The residential sub-sector retained the lion’s share in the property market, contributing 64.6% share in volume and 47.3% in value. The year registered 246,225 residential property transactions worth RM 72.06 billion  which recorded a contraction of 9.7% and an increase in value of 6.3% respectively.

 

Extract from 2014 property market report. (Released 22nd April 2014 – Jabatan   Penilaian Dan Perkhidmatan Harta)

What we notice here is that while the number of transactions dropped last year, prices of properties did not retreat. Why is this? It would be logical to make an assumption that if there was less activity in the market, prices would generally trend downwards.

This scenario where prices appreciated despite lower sales volume can be interpreted in several ways - Property owners selling their properties are not under any serious financial pressure to sell, Investors are holding back and adopting a Wait and See Approach, The recent implementation of the Responsible Lending Guidelines has deterred speculators and maybe developers are pacing themselves and cautiously moving forward with new launches thus reducing incoming supply.
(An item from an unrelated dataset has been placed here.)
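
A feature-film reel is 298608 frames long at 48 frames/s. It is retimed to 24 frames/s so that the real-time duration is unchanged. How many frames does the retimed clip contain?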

All the above reasons can be interpreted in many ways and I do not profess to be an expert on this matter. However based on previous trends and the average Malaysian’s appetite for property, we can make some basic assumptions. If prices did not retreat in 2013, with the implementation of stricter lending guidelines and higher rates imposed on Real Property Gains Tax, why should it retreat in 2014?

Further to the above there are other critical factors that will also have a bearing on property prices are:

  • The availability of good development land and the escalating prices.
  • The rising cost of construction material.
  • The rising cost of labour.
  • Inflation

All the above factors will have an impact on property prices, so it is really difficult to envision prices coming off. We may see slower sales but not declining prices.

In conclusion, properties in prime locations will probably see further upside on prices in the nearer term, however one must be careful not to make references to properties which are over- priced.